Arrivée chez moi, franchir la porte me parut être un lourd fardeau. « Chez moi », drôle de qualification. Qu'est-ce qu'il restait de cette maison, de ce foyer. M'appartenait-il ? Seuls mes enfants étaient l'aimant attirant le métal que je suis dans ce bâtiment. A part mes enfants, que j'ai portés pendant neuf mois dans mon ventre, rien n'était vraiment mien ici. Habib était là, terré dans le noir, à m'attendre sûrement.

- Les enfants ?

- Ils ont mangé et je les ai mis au lit. Répondit-il, sa voix vibrant de toute l'angoisse du monde.

J'allai alors réchauffer le dîner au four et le mis dans deux assiettes différentes tout naturellement. Jamais un Dibi fumant ne s'était mangé avec une telle froideur. Je me souviens qu'on avait toujours aimé cette grillade de viande. On s'en léchait les babines, le mangeant ensemble dans ce papier huilant de graisse. A chaque fois qu'il en restait un bout, le plus rapide de nous deux s'en accaparait, faisant courir l'autre à en perdre haleine. A bout de force, assis par terre, on finissait par partager, comme on avait partagé tout ce qu'on avait jusque-là. Enfin, presque. L'autre lui, je ne connaissais point, cette vie cachée, il avait pris soin de m'en exclure.

Pendant tout ce temps où je dressais la table, il était aux aguets de mes moindres faits et gestes, comme un hibou perché sur un arbre. Il s'attendait sûrement à subir toute mon ire. Mais je ne voulais pas en parler, ni rien entendre non plus. J'étais dans une sorte de surdimutité et je ne savais pas quand j'allais en sortir, je ne savais pas. Ou ne le voulais-je tout simplement pas ? C'était comme si mon cœur s'était barricadé, voulant se protéger de l'affreuse réalité qui était là, criarde. Ne pas en parler était pour moi une façon de m'accrocher à un Habib chimérique, un Habib qui n'était plus. Je dévorais mon assiette comme si je n'avais jamais mangé de ma vie. Dans un silence éloquent, nous étions assis l'un en face de l'autre. Je le surpris me fixant, l'air éberlué par mon appétit. Il baissa aussitôt le regard. Je me levai alors, débarrassai ma place, puis montai voir mes enfants.

Ani ne dormait pas. Je la surpris en train de chanter une berceuse à sa poupée. « Aka dodj xalé bi ! » (Cette petite fait plus que son âge.)

« Ayoo néné

Néné néné touti

Touti Saaooum (Touti Saloum)

Ayoo néné »

Chuchotait-elle, pour ne pas réveiller Eli j'imagine.

J'aurais bien aimé que ma maman soit là pour me chanter une berceuse moi, cette nuit.

- Pssst, princesse !

- Mamaaan !

Je m'invitai alors dans son lit la serrant contre moi, puis je lui chuchotai :

- Tu ne dors pas toi ?

- Xalé bi momay sonal day djoy (C'est la petite qui me fatigue avec ses pleurs)

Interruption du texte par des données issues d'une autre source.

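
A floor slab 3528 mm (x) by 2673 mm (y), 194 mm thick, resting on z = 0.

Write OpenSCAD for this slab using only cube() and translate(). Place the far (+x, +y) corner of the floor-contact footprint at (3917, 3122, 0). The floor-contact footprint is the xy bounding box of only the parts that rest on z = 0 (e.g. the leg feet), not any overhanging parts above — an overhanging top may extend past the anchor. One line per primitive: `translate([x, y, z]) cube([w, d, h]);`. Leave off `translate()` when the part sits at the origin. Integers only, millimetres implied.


translate([389, 449, 0]) cube([3528, 2673, 194]);


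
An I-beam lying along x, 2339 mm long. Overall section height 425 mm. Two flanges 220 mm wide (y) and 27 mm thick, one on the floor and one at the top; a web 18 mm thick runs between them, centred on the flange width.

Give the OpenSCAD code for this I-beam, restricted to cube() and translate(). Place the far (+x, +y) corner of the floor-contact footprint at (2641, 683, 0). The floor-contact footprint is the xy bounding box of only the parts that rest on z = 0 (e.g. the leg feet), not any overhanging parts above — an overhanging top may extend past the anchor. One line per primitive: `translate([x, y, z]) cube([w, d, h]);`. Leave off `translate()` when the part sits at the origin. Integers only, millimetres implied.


translate([302, 463, 0]) cube([2339, 220, 27]);
translate([302, 564, 27]) cube([2339, 18, 371]);
translate([302, 463, 398]) cube([2339, 220, 27]);


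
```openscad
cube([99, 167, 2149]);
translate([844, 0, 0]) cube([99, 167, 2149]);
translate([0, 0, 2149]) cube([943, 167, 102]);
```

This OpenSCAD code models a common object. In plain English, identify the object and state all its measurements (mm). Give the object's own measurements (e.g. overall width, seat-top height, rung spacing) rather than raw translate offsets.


A door frame. The clear opening is 745 mm wide and 2149 mm high. Two 99 mm wide jambs, 167 mm deep, stand either side of the opening from the floor to the top of the opening. A 102 mm thick head sits across the top of both jambs, spanning the full outside width of the frame.


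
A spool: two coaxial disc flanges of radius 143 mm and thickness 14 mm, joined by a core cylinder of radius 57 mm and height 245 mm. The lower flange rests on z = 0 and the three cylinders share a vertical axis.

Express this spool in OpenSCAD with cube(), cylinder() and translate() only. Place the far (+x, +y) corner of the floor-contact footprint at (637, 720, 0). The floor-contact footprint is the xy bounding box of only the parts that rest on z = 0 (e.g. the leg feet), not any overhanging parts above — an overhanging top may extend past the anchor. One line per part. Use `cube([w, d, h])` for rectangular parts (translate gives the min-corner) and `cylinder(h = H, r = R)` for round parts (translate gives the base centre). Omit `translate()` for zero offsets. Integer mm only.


translate([494, 577, 0]) cylinder(h = 14, r = 143);
translate([494, 577, 14]) cylinder(h = 245, r = 57);
translate([494, 577, 259]) cylinder(h = 14, r = 143);


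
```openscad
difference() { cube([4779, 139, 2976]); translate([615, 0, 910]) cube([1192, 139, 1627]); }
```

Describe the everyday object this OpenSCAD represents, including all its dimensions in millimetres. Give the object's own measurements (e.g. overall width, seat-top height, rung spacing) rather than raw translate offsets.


A wall 4779 mm long (x), 139 mm thick (y), 2976 mm tall, with a rectangular window opening cut through it. The opening is 1192 mm wide and 1627 mm tall; its sill is at z = 910 mm and its near (−x) edge is 615 mm from the wall's −x end. The opening passes through the full wall thickness.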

- Hmm... Xaral mame booy naxal lako kone (Attends, laisse sa grand-mère la calmer pour toi)

- Yaay yaay nékoufi (Ils appelaient leur mamie Yaay yaay) ! Dafa dem djapalé xalé yi (Grand-mère n'est pas là, elle est partie aider des enfants)

- Wakhouma Maman Daba. Mane la wakh. Sou féké yow yay Yaye am kay man may Mame am. Dou deug ?! (Non pas ta grand-mère à toi, je parle de moi. Si tu es sa mère, alors je suis sa grand-mère. N'est-ce pas ?!)

- Wayé mom Poupée la dé dou sama dome deug daniouy foo. (Mais tu sais, elle c'est une poupée en vrai, on joue seulement)

*** Rires réprimés ***

« Thiey xalé ! Molay dougal si ay délire am ba paré fen lo la, deux minutes après. » (Les enfants sont les êtres capables de t'emballer dans leur jeu, et te démentir à la seconde qui suit.)

- Wa légui nélawal sama taaw bou jiguen bi goudi na (D'accord ! Dors maintenant ma fille aînée, il se fait tard.)

La lueur de la lampe de chevet nous faisait des ombres flottantes sur le mur. Telles les ombres de vieilles amies dans leur conciliabule, au tréfonds de la nuit noire, loin de toute oreille indiscrète. Je repris sa berceuse, la lui fredonnant dans une autre mélodie :

« Ayoo néné Ayooo

Ayoo néné touti

Ana sama néné

Néné loumouy djoy

Khana dafa namone Yaayam Yaayam »

(Ayoo mon enfant Ayoo

Ayoo mon petit enfant

Où est mon enfant ?

Mon enfant, pourquoi pleure-t-il ?

Sa maman lui manquait.)

Ce n'est-que quand je sentis cette humidité sur mon bras que je me rendis compte que je pleurais. C'était parti, et c'était le début d'une longue bataille face au destin.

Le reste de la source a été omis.